Southwest of Purto Madry there are a couple of famous Welsh colonies, which I visited with my new friend Melisa. I cannot imagine getting off of a boat and walking into Patagonia’s interior to start my new life in that desolate lanscape, but some Welsh people during the 1800’s were far braver and heartier than I will ever be. Their relatives still keep the Welsh language and traditions alive in Trelew and Gaiman. These towns now have a unique tourist industry. Gaiman is particularly famous for serving Welsh high teas at proper tea houses that are full of antiques from the original settlers.
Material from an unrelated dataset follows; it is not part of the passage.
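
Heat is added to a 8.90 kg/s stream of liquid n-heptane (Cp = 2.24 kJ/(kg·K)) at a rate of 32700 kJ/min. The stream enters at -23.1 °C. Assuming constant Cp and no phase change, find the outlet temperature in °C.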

At the house where Melisa and I enjoyed high tea, we were greeted by a young man who had spent half his life in Gaiman and the other half in Southern California. He looked Welsh, was fluent in Spanish and American English, and had decided to settle down in Gaiman to carry on his family’s heritage. He and his mother ran the tea house together. He spent a lot of time telling us about his family’s history and showed us several family heirlooms. The butter churn and the cream separator were of particular importance to his ancestors. They were needed to process and preserve dairy products, one of the few luxuries that the Welsh immigrants had – and important components in all the pastries that were served at high tea: butter for the homemade bread, cheese, cream cake (traditionally served at very special occasions when there was a lot of cream on hand), lemon squares, chocolate cake, raspberry cake, and the traditional black cake (fruit and nut cake), and of course milk for our tea. Our enthusiastic guide said he enjoyed looking at the family’s antiques and remembering their simple life and simple pleasures, but the decadent selection of cakes served to us at high tea made me question how “simple” these pleasures really were. I enjoyed them none-the-less because wherever you are in the world, high tea is truly a pleasure.